STEVE INSKEEP, host:
Here's an update on your national bird. The government's top wildlife biologist says a proposal to protect bald eagles will not work. NPR has obtained an internal memo that he wrote. It calls on the Bush administration to abandon its proposal for managing bald eagles once they are removed from the endangered species list.
NPR's Elizabeth Shogren reports.
ELIZABETH SHOGREN: By the mid 1960s, the pesticide DDT had pushed bald eagles to the verge of extinction. Since then, they've been protected by the Endangered Species Act. And they've been a remarkable comeback. Now, there are more than 14,000 eagles across the country. In fact, they're doing so well the Bush administration might take the eagle off the endangered species list as early as next week.

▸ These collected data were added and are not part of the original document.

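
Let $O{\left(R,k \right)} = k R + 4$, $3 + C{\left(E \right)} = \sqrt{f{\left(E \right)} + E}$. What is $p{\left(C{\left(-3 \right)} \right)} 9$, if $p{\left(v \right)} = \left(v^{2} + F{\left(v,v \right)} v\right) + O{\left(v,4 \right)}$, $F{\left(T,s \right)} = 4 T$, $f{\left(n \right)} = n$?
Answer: $63 - 234 i \sqrt{6} \approx 63.0 - 573.18 i$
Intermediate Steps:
$C{\left(E \right)} = -3 + \sqrt{2} \sqrt{E}$ ($C{\left(E \right)} = -3 + \sqrt{E + E} = -3 + \sqrt{2 E} = -3 + \sqrt{2} \sqrt{E}$)
$O{\left(R,k \right)} = 4 + R k$ ($O{\left(R,k \right)} = R k + 4 = 4 + R k$)
$p{\left(v \right)} = 4 + 4 v + 5 v^{2}$ ($p{\left(v \right)} = \left(v^{2} + 4 v v\right) + \left(4 + v 4\right) = \left(v^{2} + 4 v^{2}\right) + \left(4 + 4 v\right) = 5 v^{2} + \left(4 + 4 v\right) = 4 + 4 v + 5 v^{2}$)
$p{\left(C{\left(-3 \right)} \right)} 9 = \left(4 + 4 \left(-3 + \sqrt{2} \sqrt{-3}\right) + 5 \left(-3 + \sqrt{2} \sqrt{-3}\right)^{2}\right) 9 = \left(4 + 4 \left(-3 + \sqrt{2} i \sqrt{3}\right) + 5 \left(-3 + \sqrt{2} i \sqrt{3}\right)^{2}\right) 9 = \left(4 + 4 \left(-3 + i \sqrt{6}\right) + 5 \left(-3 + i \sqrt{6}\right)^{2}\right) 9 = \left(4 - \left(12 - 4 i \sqrt{6}\right) + 5 \left(-3 + i \sqrt{6}\right)^{2}\right) 9 = \left(-8 + 5 \left(-3 + i \sqrt{6}\right)^{2} + 4 i \sqrt{6}\right) 9 = -72 + 45 \left(-3 + i \sqrt{6}\right)^{2} + 36 i \sqrt{6}$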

But biologists and environmentalists say the government's plans for protecting the bird in the future are inadequate.
Attorney JOHN KOSTYACK (Lawyer, National Wildlife Federation): If they go forward with their proposal, I think the eagle is left virtually unprotected from harm caused by development.
SHOGREN: John Kostyack is a lawyer for the National Wildlife Federation. He says when the eagle comes off the list, it will be protected by other federal laws, primarily, the Bald and Golden Eagle Protection Act. He says how much protection the eagle gets could come down to how the Bush administration defines just one word - disturb.
The law says it's illegal to disturb an eagle. But what does that mean? The administration has proposed one definition, but the memo obtained by NPR shows that federal biologists say it won't safeguard eagles. Dale Hall, who heads the Fish and Wildlife Service, wrote the memo in late September. It says the proposed definition of disturb would be, quote, "very difficult to enforce without evidence of a dead or injured eagle."
Environmentalist John Kostyack agrees.
Attorney KOSTYACK: If the current proposal goes forward, developers will be essentially told that it's okay to pull up right next to a nesting tree and operate a jackhammer and completely agitate eagles to the point where they're no longer may be able to successfully breed.
SHOGREN: Kostyack says Hall and other federal biologists suggested a better definition.
Atty. KOSTYACK: They essentially said if it's likely to disturb the bird, if it's likely to cause injury or death or difficulties with reproduction, then a developer is forewarned that it's prohibited by the Bald Eagle Act.
SHOGREN: A Fish and Wildlife Service official confirmed that Hall wanted his bosses to propose a new definition. But they ignored his advice in late December.
Ms. ELIZA SAVAGE (Fish and Wildlife Service): At that point, a decision was made not to re-propose it that way.
SHOGREN: That's Eliza Savage. She's a Fish and Wildlife service employee writing the rules. Savage says these decisions were made far above her pay level.
Ms. SAVAGE: The ultimate decisions are made in my absence. Let's just say that.
SHOGREN: But not by the Fish and Wildlife Service at all, but by the top political bosses at the interior department?
Ms. SAVAGE: Well, yeah, actually.
SHOGREN: She stressed that no final decision has been made.
Ms. SAVAGE: So I actually can't comment on whether or not these concerns will or will not be addressed in the final definition.
SHOGREN: John Kostyack from the National Wildlife Federation says the current fight is just another example of Bush administration officials ignoring the best government science.
Attorney KOSTYACK: They're essentially saying that we will continue strong protection of the eagle using the Bald Eagle Act, and no acknowledgement whatsoever that there is essentially universal scientific criticism of the approach that they're recommending.
SHOGREN: A court has ordered the Bush administration to decide whether to take the eagle off the endangered species list by next week. But a decision on how to define disturb might not be ready by then.
Elizabeth Shogren, NPR News, Washington.